A new paper published in Nature Communications identifies new ways of rapidly designing potent compounds to combat COVID-19. The work is the result of a colossal fragment screening effort to develop an antiviral targeting the SARS-CoV-2 main protease.
The project was led by Martin Walsh, Deputy Life Sciences Director at Diamond Light Source, Frank von Delft, Professor of Structural Chemical Biology at the University of Oxford and Principal Beamline Scientist of I04-1/XChem at Diamond, and Nir London, Assistant Professor at the Weizmann Institute Israel. The team combined mass spectrometry with the XChem facility at Diamond, the UK’s national synchrotron, to rapidly identify new lead compounds for drug development to treat COVID-19.

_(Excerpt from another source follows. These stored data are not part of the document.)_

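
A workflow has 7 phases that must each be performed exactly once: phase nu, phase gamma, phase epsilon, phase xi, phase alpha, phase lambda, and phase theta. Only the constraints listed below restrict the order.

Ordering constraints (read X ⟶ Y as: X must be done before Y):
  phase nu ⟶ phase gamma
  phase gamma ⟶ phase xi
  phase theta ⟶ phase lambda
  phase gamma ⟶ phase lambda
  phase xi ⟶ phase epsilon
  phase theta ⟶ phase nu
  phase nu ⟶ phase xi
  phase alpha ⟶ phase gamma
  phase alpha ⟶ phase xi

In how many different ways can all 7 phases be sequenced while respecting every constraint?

2 phases have no prerequisites (phase alpha, phase theta), so any of them could come first.
Enumerating by repeatedly choosing an available phase (one whose prerequisites are all placed) gives 9 distinct complete orderings.

9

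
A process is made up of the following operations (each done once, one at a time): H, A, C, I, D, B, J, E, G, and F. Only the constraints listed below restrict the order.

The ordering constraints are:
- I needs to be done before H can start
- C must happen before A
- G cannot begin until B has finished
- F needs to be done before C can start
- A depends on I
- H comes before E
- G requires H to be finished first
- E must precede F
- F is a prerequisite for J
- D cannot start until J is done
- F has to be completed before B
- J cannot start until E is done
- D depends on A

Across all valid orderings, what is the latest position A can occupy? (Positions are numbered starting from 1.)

9

The only operation forced after A (directly or by a chain) is D.
So at least 1 operation follows A, putting A no later than position 9. That position is achievable by scheduling everything else first.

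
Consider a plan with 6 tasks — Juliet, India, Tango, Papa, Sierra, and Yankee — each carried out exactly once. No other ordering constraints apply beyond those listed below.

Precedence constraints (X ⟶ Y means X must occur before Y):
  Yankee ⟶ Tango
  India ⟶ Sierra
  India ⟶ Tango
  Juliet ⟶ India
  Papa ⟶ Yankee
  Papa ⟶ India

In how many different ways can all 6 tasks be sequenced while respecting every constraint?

The tasks with no prerequisites are Juliet, Papa; any of them can be placed first.
Counting all ways to extend the partial order to a total order gives 12.

12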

For this study, the team probed an essential enzyme of SARS-CoV-2 with over 1,250 unique small compound, termed fragments, and identified 74 high-value fragment hits which can be used to develop new inhibitors for this essential viral protein.

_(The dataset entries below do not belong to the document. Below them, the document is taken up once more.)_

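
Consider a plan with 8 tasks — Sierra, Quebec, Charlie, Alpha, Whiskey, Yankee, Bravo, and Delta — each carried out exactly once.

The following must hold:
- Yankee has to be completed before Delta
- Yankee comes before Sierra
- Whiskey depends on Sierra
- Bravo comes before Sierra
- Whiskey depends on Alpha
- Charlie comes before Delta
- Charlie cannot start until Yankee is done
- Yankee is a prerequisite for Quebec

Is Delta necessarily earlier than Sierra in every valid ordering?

Nothing in the constraints links Delta and Sierra; they are unordered relative to each other.
There exist valid orderings with Sierra before Delta, so Delta is not required to come first.

No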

Walsh said: “We performed a large-scale screen of electrophile and non-covalent fragments through a combined mass spectrometry and X-ray approach against the SARS-CoV-2 main protease, one of two cysteine viral proteases essential for viral replication. Our crystallographic screen identified 74 hits that span the entire active site, as well as three hits at the dimer interface. These structures reveal routes to rapidly develop more potent inhibitors and offer unprecedented structural and reactivity information for ongoing structure-based drug design against SARS-CoV-2 main protease.”
The role of structural biology in therapeutics
Structural biology, which plays a key role in drug development, was also used after the 2002 SARS-CoV-1 outbreak, with work by the Hilgenfeld group on the main protease of coronaviruses leading to crystal structures of SARS-CoV-1 protease and inhibitor complexes. Other studies have taken the popular approach of high-throughput screens (HTS) using very large compound libraries, followed by structural studies to elucidate the binding mode.

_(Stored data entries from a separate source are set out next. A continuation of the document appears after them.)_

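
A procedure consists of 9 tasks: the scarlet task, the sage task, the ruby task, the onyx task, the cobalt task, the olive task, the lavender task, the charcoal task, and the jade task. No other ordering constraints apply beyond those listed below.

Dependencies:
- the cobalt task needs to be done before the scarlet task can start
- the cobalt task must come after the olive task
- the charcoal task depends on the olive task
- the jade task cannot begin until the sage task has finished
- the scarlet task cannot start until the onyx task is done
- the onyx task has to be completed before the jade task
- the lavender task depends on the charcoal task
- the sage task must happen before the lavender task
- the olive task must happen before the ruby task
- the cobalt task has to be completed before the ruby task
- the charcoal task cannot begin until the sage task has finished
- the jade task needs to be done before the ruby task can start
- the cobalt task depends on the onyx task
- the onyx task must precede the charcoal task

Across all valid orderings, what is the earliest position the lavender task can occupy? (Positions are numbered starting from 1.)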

SARS-CoV-2 is a single stranded RNA Betacoronavirus. The viral RNA encodes two open reading frames that, through ribosome frame-shifting, generates two polyproteins pp1a and pp1ab. These polyproteins produce most of the proteins of the replicase-transcriptase complex. The polyproteins are processed by two viral cysteine proteases: a Papain-like protease (PLpro) which cleaves three sites, releasing non-structural proteins nsp1-3 and a 3C-like protease, also referred to as the main protease (Mpro), that cleaves at 11 sites to release non-structural proteins (nsp4-16). These non-structural proteins form the replicase complex responsible for replication and transcription of the viral genome and have led to Mpro and PLPro being the primary targets for antiviral drug development.